Mais notre auteur se place à un autre point de vue. « Le but de la société, écrit-il, ne saurait être seulement la production des richesses ; ce but est la plus grande diffusion possible de l’aisance, du bien-être et de la morale parmi les hommes. » Après cette indication, et après avoir fixé à la science économique des missions qui ne sont habituellement pas les siennes, Villeneuve-Bargemont fait usage de ces critères pour juger les économistes anglais, puis le système économique capitaliste :
« Le bonheur et la paix des nations ont décliné en raison de l’extension forcée de l’industrie et du développement exagéré d’une civilisation matérielle. » (p.81)
Voilà le genre d’affirmations gratuites, sans fondement et factuellement fausses, qu’on pourrait croire tirées de Marx ou de théoriciens socialistes, et que l’on retrouve sous la plume d’Alban de Villeneuve-Bargemont. Au fond, on retrouve toujours la même critique que celle exprimée précédemment. M. de Villeneuve-Bargemont voudrait faire de l’économie politique la science de la moralité : elle ne l’est pas. Il doit donc ou se modifier, ou changer de science.
Malgré ce que les dernières citations peuvent laisser penser, cet ouvrage n’est pas une compilation de banalités, d’affirmations gratuites et de niaiseries. Il est vrai que ma critique de l’auteur, que je dis bien éloigné de la science économique, et qui semble s’inventer son économie politique à lui, pouvait paraître bien hardie. Maintenant on la comprendra mieux. M. de Villeneuve-Bargemont attend autre chose de l’économie politique.
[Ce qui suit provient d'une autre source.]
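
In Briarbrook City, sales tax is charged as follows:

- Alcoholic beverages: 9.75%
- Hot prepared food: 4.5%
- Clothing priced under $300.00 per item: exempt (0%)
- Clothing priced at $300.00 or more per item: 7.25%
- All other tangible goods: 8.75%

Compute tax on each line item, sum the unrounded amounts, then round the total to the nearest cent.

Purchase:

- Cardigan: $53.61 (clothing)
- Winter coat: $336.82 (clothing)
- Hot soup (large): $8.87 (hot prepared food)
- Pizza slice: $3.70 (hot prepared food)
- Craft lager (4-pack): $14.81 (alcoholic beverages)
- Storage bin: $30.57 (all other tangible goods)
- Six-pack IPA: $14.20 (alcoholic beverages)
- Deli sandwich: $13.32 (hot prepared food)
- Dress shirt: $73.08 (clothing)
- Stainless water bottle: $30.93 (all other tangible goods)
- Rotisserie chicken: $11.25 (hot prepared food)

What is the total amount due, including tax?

$625.46

Cardigan $53.61: clothing, under $300.00 → 0% → $0.00
Winter coat $336.82: clothing, $300.00 or more → 7.25% → $24.41945
Hot soup (large) $8.87: hot prepared food → 4.5% → $0.39915
Pizza slice $3.70: hot prepared food → 4.5% → $0.1665
Craft lager (4-pack) $14.81: alcoholic beverages → 9.75% → $1.443975
Storage bin $30.57: all other tangible goods → 8.75% → $2.674875
Six-pack IPA $14.20: alcoholic beverages → 9.75% → $1.3845
Deli sandwich $13.32: hot prepared food → 4.5% → $0.5994
Dress shirt $73.08: clothing, under $300.00 → 0% → $0.00
Stainless water bottle $30.93: all other tangible goods → 8.75% → $2.706375
Rotisserie chicken $11.25: hot prepared food → 4.5% → $0.50625
Subtotal = $591.16; unrounded tax = $34.300475 → $34.30; total due = $625.46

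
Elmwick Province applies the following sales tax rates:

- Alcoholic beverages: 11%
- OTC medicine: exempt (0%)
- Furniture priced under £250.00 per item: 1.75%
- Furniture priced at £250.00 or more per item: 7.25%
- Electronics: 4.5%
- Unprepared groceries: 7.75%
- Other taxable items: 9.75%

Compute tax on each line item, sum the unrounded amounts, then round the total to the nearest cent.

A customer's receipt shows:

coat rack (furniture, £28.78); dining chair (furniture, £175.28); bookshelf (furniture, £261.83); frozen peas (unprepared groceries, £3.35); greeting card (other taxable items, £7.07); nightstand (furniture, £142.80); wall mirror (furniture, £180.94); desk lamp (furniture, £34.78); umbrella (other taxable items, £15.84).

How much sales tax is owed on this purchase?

£31.32

Coat rack £28.78: furniture, under £250.00 → 1.75% → £0.50365
Dining chair £175.28: furniture, under £250.00 → 1.75% → £3.0674
Bookshelf £261.83: furniture, £250.00 or more → 7.25% → £18.982675
Frozen peas £3.35: unprepared groceries → 7.75% → £0.259625
Greeting card £7.07: other taxable items → 9.75% → £0.689325
Nightstand £142.80: furniture, under £250.00 → 1.75% → £2.499
Wall mirror £180.94: furniture, under £250.00 → 1.75% → £3.16645
Desk lamp £34.78: furniture, under £250.00 → 1.75% → £0.60865
Umbrella £15.84: other taxable items → 9.75% → £1.5444
Unrounded tax sum = £31.321175 → £31.32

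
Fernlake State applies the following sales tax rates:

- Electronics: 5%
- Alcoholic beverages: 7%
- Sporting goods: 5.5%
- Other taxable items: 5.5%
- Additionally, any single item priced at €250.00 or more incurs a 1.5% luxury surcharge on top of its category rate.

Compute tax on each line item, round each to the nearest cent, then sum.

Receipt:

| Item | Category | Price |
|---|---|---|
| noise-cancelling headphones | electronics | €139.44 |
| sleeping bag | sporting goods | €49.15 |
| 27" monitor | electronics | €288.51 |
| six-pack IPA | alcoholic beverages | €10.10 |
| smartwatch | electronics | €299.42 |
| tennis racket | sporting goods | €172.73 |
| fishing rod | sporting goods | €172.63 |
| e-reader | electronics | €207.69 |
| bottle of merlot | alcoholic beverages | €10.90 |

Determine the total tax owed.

Noise-cancelling headphones €139.44: electronics → 5% → €6.97
Sleeping bag €49.15: sporting goods → 5.5% → €2.70
27" monitor €288.51: electronics → 5% + 1.5% surcharge = 6.5% → €18.75
Six-pack IPA €10.10: alcoholic beverages → 7% → €0.71
Smartwatch €299.42: electronics → 5% + 1.5% surcharge = 6.5% → €19.46
Tennis racket €172.73: sporting goods → 5.5% → €9.50
Fishing rod €172.63: sporting goods → 5.5% → €9.49
E-reader €207.69: electronics → 5% → €10.38
Bottle of merlot €10.90: alcoholic beverages → 7% → €0.76
Total tax = €6.97 + €2.70 + €18.75 + €0.71 + €19.46 + €9.50 + €9.49 + €10.38 + €0.76 = €78.72

€78.72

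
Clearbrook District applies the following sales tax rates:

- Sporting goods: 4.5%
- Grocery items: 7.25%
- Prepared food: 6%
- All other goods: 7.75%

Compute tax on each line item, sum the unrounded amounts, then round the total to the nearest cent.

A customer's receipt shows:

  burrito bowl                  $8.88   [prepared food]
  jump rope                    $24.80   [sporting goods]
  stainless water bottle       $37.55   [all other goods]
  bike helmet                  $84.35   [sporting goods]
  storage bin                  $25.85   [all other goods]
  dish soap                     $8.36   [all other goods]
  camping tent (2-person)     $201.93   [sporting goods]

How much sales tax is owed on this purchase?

Burrito bowl $8.88: prepared food → 6% → $0.5328
Jump rope $24.80: sporting goods → 4.5% → $1.116
Stainless water bottle $37.55: all other goods → 7.75% → $2.910125
Bike helmet $84.35: sporting goods → 4.5% → $3.79575
Storage bin $25.85: all other goods → 7.75% → $2.003375
Dish soap $8.36: all other goods → 7.75% → $0.6479
Camping tent (2-person) $201.93: sporting goods → 4.5% → $9.08685
Unrounded tax sum = $20.0928 → $20.09

$20.09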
Il voudrait qu’elle soit morale, qu’elle oublie pour un temps les richesses matérielles, et guide les cœurs des hommes vers le christianisme. Étrange programme, de toute évidence, et étrange façon de considérer l’économie. Mais l’économie politique chrétienne n’a rien à voir avec l’économie politique ; elle prétend s’y substituer pauvrement, en ne faisant en réalité qu’une philosophie politique ou humaniste.
***
Parlant comme les socialistes mais refusant leurs idées, M. de Villeneuve-Bargemont est dans une mauvaise posture. Il serait vain, dit-il sagement, de renverser l’inégalité des richesses, puisqu’elle donne le travail aux hommes, mais surtout qu’agir ainsi, partager également les richesses, « ne saurait aboutir qu’à une misère commune. » (p.120) Pourtant, il ne lésine pas sur les thèmes socialistes. Ainsi, la lutte des classes :
« Il existe entre les puissants et les riches, et les classes pauvres et assujetties au travail, un principe de lutte perpétuelle, destructif du principe de l’ordre social. » (p.121)
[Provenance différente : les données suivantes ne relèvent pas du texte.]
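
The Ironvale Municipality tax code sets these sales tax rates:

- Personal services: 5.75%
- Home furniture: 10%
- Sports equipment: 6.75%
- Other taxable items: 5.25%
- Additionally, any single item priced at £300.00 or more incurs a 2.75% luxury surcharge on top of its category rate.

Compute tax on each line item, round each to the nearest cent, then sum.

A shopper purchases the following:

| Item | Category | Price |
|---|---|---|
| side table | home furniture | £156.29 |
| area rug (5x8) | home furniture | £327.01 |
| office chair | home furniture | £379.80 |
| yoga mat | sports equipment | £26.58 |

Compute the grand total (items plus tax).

Side table £156.29: home furniture → 10% → £15.63
Area rug (5x8) £327.01: home furniture → 10% + 2.75% surcharge = 12.75% → £41.69
Office chair £379.80: home furniture → 10% + 2.75% surcharge = 12.75% → £48.42
Yoga mat £26.58: sports equipment → 6.75% → £1.79
Subtotal = £889.68; tax = £107.53; total due = £997.21

£997.21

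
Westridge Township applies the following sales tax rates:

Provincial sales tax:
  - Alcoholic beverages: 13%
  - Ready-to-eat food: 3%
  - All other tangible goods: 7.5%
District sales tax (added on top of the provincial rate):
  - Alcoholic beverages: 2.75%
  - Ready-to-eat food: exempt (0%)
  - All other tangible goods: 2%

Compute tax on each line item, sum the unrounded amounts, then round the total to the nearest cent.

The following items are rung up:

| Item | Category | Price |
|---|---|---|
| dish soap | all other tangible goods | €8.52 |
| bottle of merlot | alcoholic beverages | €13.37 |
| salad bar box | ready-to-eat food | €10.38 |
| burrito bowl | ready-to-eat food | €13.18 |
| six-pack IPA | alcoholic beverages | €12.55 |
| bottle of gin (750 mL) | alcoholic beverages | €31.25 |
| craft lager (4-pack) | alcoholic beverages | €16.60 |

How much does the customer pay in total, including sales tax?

Dish soap €8.52: all other tangible goods → 7.5% + 2% district = 9.5% → €0.8094
Bottle of merlot €13.37: alcoholic beverages → 13% + 2.75% district = 15.75% → €2.105775
Salad bar box €10.38: ready-to-eat food → 3% + 0% district = 3% → €0.3114
Burrito bowl €13.18: ready-to-eat food → 3% + 0% district = 3% → €0.3954
Six-pack IPA €12.55: alcoholic beverages → 13% + 2.75% district = 15.75% → €1.976625
Bottle of gin (750 mL) €31.25: alcoholic beverages → 13% + 2.75% district = 15.75% → €4.921875
Craft lager (4-pack) €16.60: alcoholic beverages → 13% + 2.75% district = 15.75% → €2.6145
Subtotal = €105.85; unrounded tax = €13.134975 → €13.13; total due = €118.98

€118.98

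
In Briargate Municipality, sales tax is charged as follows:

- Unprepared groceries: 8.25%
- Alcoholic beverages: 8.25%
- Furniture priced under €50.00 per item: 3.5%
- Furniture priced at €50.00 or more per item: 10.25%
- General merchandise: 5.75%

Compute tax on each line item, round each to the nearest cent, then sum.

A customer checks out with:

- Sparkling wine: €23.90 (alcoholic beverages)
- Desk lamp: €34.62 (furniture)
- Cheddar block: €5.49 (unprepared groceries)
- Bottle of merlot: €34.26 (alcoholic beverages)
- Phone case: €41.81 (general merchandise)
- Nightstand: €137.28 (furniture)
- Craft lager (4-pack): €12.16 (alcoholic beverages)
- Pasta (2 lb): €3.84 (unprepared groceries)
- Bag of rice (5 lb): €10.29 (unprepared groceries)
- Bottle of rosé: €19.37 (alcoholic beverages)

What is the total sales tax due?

€26.70

Sparkling wine €23.90: alcoholic beverages → 8.25% → €1.97
Desk lamp €34.62: furniture, under €50.00 → 3.5% → €1.21
Cheddar block €5.49: unprepared groceries → 8.25% → €0.45
Bottle of merlot €34.26: alcoholic beverages → 8.25% → €2.83
Phone case €41.81: general merchandise → 5.75% → €2.40
Nightstand €137.28: furniture, €50.00 or more → 10.25% → €14.07
Craft lager (4-pack) €12.16: alcoholic beverages → 8.25% → €1.00
Pasta (2 lb) €3.84: unprepared groceries → 8.25% → €0.32
Bag of rice (5 lb) €10.29: unprepared groceries → 8.25% → €0.85
Bottle of rosé €19.37: alcoholic beverages → 8.25% → €1.60
Total tax = €1.97 + €1.21 + €0.45 + €2.83 + €2.40 + €14.07 + €1.00 + €0.32 + €0.85 + €1.60 = €26.70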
Cette phrase aurait parfaitement sa place dans le Manifeste du Parti Communiste. Elle rappelle aussi certains propos de Ricardo, qui se laissait aussi parfois nonchalamment tromper par l’apparente contradiction entre les intérêts des classes de la société.
Au final, sans avoir cru nécessaire d’en fournir quelque preuve, il conclut :
« Il n’est que trop bien prouvé aujourd’hui que l’application des théories anglaises n’aboutit qu’à concentrer dans la haute classe industrielle, toutes les jouissances du luxe et tous les profits du travail des pauvres. Par la doctrine de l’excitation indéfinie des besoins, une plus grande masse de richesses a dû nécessairement être produite par la classe ouvrière ; mais c’est au bénéfice seulement des monopoliseurs de l’industrie : les ouvriers n’ont obtenu qu’un accroissement de travail et de misère.
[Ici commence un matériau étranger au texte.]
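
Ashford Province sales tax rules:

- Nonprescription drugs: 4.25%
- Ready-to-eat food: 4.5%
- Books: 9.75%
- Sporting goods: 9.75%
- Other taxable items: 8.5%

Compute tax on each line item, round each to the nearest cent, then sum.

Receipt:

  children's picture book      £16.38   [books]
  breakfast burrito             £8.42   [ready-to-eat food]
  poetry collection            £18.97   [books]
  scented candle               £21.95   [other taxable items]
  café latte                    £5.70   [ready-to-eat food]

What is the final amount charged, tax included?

Children's picture book £16.38: books → 9.75% → £1.60
Breakfast burrito £8.42: ready-to-eat food → 4.5% → £0.38
Poetry collection £18.97: books → 9.75% → £1.85
Scented candle £21.95: other taxable items → 8.5% → £1.87
Café latte £5.70: ready-to-eat food → 4.5% → £0.26
Subtotal = £71.42; tax = £5.96; total due = £77.38

£77.38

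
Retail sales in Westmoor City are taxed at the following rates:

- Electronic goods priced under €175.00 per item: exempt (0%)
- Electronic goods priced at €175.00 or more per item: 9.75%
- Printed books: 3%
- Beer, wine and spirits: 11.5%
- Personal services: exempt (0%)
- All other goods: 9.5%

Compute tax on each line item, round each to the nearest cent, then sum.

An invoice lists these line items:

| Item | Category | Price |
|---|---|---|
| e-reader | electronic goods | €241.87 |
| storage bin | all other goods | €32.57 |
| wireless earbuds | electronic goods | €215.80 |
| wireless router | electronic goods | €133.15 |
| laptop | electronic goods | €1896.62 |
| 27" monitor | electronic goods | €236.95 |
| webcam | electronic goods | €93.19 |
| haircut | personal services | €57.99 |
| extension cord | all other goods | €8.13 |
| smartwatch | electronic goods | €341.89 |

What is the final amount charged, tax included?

€3547.99

E-reader €241.87: electronic goods, €175.00 or more → 9.75% → €23.58
Storage bin €32.57: all other goods → 9.5% → €3.09
Wireless earbuds €215.80: electronic goods, €175.00 or more → 9.75% → €21.04
Wireless router €133.15: electronic goods, under €175.00 → 0% → €0.00
Laptop €1896.62: electronic goods, €175.00 or more → 9.75% → €184.92
27" monitor €236.95: electronic goods, €175.00 or more → 9.75% → €23.10
Webcam €93.19: electronic goods, under €175.00 → 0% → €0.00
Haircut €57.99: personal services → 0% → €0.00
Extension cord €8.13: all other goods → 9.5% → €0.77
Smartwatch €341.89: electronic goods, €175.00 or more → 9.75% → €33.33
Subtotal = €3258.16; tax = €289.83; total due = €3547.99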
L’opulence, l’élégance, le confort, règnent parmi les heureux chefs des grandes manufactures. À côté d’eux, des millions d’ouvriers demandent du pain ou la mort. Telle est la civilisation de l’Angleterre. Que l’économie politique s’en applaudisse, si elle ose : pour nous, nous nous écrirons plutôt avec Malthus : Périssent plutôt de telles richesses et une telle civilisation. » (pp.159-160)
Bien sûr, malgré qu’il dise que cela est « trop bien prouvé », il se garde bien de nous fournir les preuves de cette évidence apparente. Il observe les malheurs réels du peuple anglais de l’époque ; en humaniste, il les plaint et s’indigne. Il aurait du, en économiste, en rechercher les causes. Mais il ne souhaite pas désigner de causes, il souhaite désigner des coupables.
En outre, on reconnaît là très bien le langage socialiste ou marxiste : « les ouvriers n’ont obtenu qu’un accroissement de travail et de misère.» Cette proposition est invalidée par le témoignage des statistiques que l’histoire nous a fourni. Mais qu’importe. Sans doute ce genre de phrase, qu’on trouve abondamment chez Villeneuve-Bargemont, n’est-elle qu’une exagération d’un moraliste indigné, qui, du haut du piédestal sur lequel il s’est lui-même placé, admire l’accroissement de production et médit la distribution de celui-ci à travers les différentes classes de la société. Ce qui le gène sans doute, ce n’est pas que chacun reçoive en fonction de son effort contributif à la création de richesse, mais que chacun ne reçoive pas davantage en fonction de ses besoins. De chacun selon ses capacités, à chacun selon ses besoins : telle semble être une formule qu’il aurait pu utiliser s’il en avait eu connaissance. Il ne comprend donc pas les différences de distribution des richesses, et ignorent les lois qui la président. Mieux, il s’en indigne, en rejetant les causes :
« L’économie politique veut que les services de l’entrepreneur d’industrie soient chèrement rétribués, car il faut considérer, dit-elle : 1° la nécessité de trouver des capitaux ; 2° les qualités personnelles et les connaissances que ses fonctions exigent ; 3° les risques auxquels il s’expose. Quant à l’ouvrier, pourvu qu’il reçoive de quoi ne pas mourir de faim, il doit être satisfait. » (p.278)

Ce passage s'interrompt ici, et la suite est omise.